Nawalnys Stiftung FBK soll zur „extremistischen“ Organisation erklärt werden, das Exilmedium Meduza wurde auf die Liste der sogenannten „ausländischen Agenten“ gesetzt. Journalisten, Menschenrechtler, auch Wissenschaftler, die an den Protesten für Nawalny im Januar und Februar teilgenommen haben, berichten in den vergangenen Tagen über Hausbesuche von Sicherheitskräften. Diese und weitere Nachrichten zeigen, dass sich die innenpolitische Lage in Russland derzeit zuspitzt, der Druck auf die Zivilgesellschaft und unabhängige Medien wächst.
Die Repressionen, aber auch das Schweigen in breiten Teilen der Gesellschaft, beides fließt ein in den unten stehenden Text von Andrej Loschak. Sein Text auf dem Online-Medium Projekt zeugt von verlorener Hoffnung und großer Verzweiflung, und auch davon, welch existenzieller Nerv derzeit in einem bestimmten Segment der russischen Gesellschaft getroffen ist und blankliegt.
Implizit wirft sein engagiertes Meinungsstück auch die offene Frage auf, wie objektiv Journalismus unter solchen Bedingungen noch sein kann, darf und muss.
Was mit Alexej Nawalny und seinen Anhängern passiert, ist eine himmelschreiende Ungerechtigkeit. Da werden friedliche, gesetzestreue, unschuldige Menschen geächtet. Sie sind einem regelrechten Staatsterror ausgesetzt, der immer mehr Schwung aufnimmt.
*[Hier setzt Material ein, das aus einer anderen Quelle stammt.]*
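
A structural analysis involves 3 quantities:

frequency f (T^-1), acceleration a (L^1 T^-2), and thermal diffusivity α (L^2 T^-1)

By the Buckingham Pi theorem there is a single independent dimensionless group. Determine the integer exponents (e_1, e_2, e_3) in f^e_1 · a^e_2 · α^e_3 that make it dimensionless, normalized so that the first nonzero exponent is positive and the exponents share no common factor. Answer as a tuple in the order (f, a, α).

(3, -2, 1)

L: e_1·(0) + e_2·(1) + e_3·(2) = 0
T: e_1·(-1) + e_2·(-2) + e_3·(-1) = 0
Solving this homogeneous linear system for the smallest-integer solution (first nonzero entry positive) gives (3, -2, 1).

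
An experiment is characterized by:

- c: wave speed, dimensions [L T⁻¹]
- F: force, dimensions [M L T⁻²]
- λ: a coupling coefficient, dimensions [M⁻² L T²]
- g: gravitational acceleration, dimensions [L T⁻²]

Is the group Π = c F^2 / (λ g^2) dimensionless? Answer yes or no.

no

Sum the exponent of each base dimension across the product:
  M: [c]_M + 2·[F]_M − [λ]_M − 2·[g]_M = (0) + 2·(1) − (-2) − 2·(0) = 4
  L: [c]_L + 2·[F]_L − [λ]_L − 2·[g]_L = (1) + 2·(1) − (1) − 2·(1) = 0
  T: [c]_T + 2·[F]_T − [λ]_T − 2·[g]_T = (-1) + 2·(-2) − (2) − 2·(-2) = -3
Net dimensions [M⁴ T⁻³] ≠ [1] — not dimensionless.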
Endlose Lügen und Hasstiraden auf staatlichen Sendern und kremltreuen Müllkippen, fabrizierte Anklagen, Hausdurchsuchungen mit Beschlagnahmung (Diebstahl) von technischen Geräten, Geldstrafen, Geldstrafen, Geldstrafen, Festnahmen und Haftstrafen aufgrund völlig irrwitziger Beschuldigungen, strafrechtliche Verfolgung von Verwandten von „Volksfeinden“ (Nawalnys Bruder Oleg, Iwan Shdanows 66-jähriger Vater Juri et cetera), schließlich der Mordanschlag auf Alexej Nawalny, seine anschließende Verhaftung und erst vor Kurzem der Schlussakkord: der Vorwurf des Extremismus gegen seinen Fonds für Korruptionsbekämpfung (FBK) und gegen alle, die damit zu tun haben.
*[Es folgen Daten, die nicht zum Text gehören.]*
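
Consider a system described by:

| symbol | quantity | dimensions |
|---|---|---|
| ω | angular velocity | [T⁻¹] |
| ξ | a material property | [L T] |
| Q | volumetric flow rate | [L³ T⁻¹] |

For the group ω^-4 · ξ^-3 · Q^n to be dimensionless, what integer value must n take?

Balance the L exponent: (3)·n from Q, plus −4·(0) − 3·(1) = -3 from the rest, must sum to zero.
3n − 3 = 0, so n = 1.

1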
Aus rechtlicher Sicht ist das ein klarer Fall von Diskriminierung aufgrund der Zugehörigkeit zu einer sozialen Gruppe (so ähnlich klingt das in Artikel 282 des Strafgesetzbuchs, den die Opritschniki so lieben). Doch der Vorwurf des Extremismus bricht einfach so über den FBK herein, aus heiterem Himmel. Nicht einmal Beweise wurden vorgelegt. Die Leiter des Fonds fragten nach und bekamen zur Antwort: Sagen wir nicht, ist ein Staatsgeheimnis.
Ich spreche über Nawalnys Anhänger immer in der dritten Person, obwohl das natürlich geheuchelt ist – ich muss „wir“ sagen.
In meinem Fall wäre es treffender zu sagen „Anhänger von Nawalnys Freilassung“, aber das sind jetzt unwichtige Details. Natürlich bin ich Anhänger dieses Menschen, der im postsowjetischen Russland als erster eine richtige Heldentat in der öffentlichen Politik vollbracht hat. Ich bin Anhänger dieses Menschen, den der Staat zu töten versucht. Ich bin Anhänger dieses Menschen, der gegen Korruption kämpft und ehrlichen Herzens ein besseres Leben für seine beraubten Mitbürger will. Und der immer noch daran glaubt, dass seine Mitbürger dieses bessere Leben verdienen, auch wenn fast die Hälfte von ihnen die Repressionen gegen ihn unterstützen.
Ich bin Anhänger dieses Menschen, den der Staat zu töten versucht
Ich bin Anhänger dieses Menschen, der mit verzweifeltem Mut, aber ausschließlich legalen Methoden gegen einen um die Macht kämpft, der alles hat: uneingeschränkte Macht, Opritschniki, Gerichte, diensteifrige Oligarchen, ein Milliardenbudget, das er nach Lust und Laune verschleudert, wo er es für nötig hält. Sein Gegner hat alles, Nawalny hat nur uns – 400.000 „Extremisten“. Na, und ein mitfühlendes Ausland, das aber trotzdem nicht helfen kann – und auch nicht helfen soll. Da gebe ich den Propagandisten recht: Das ist eine innere Angelegenheit. Solange die Bevölkerung nicht verstanden hat, wie wichtig die Absetzbarkeit der Staatsmacht und Wahlen sind, wird sich hier sowieso nichts ändern.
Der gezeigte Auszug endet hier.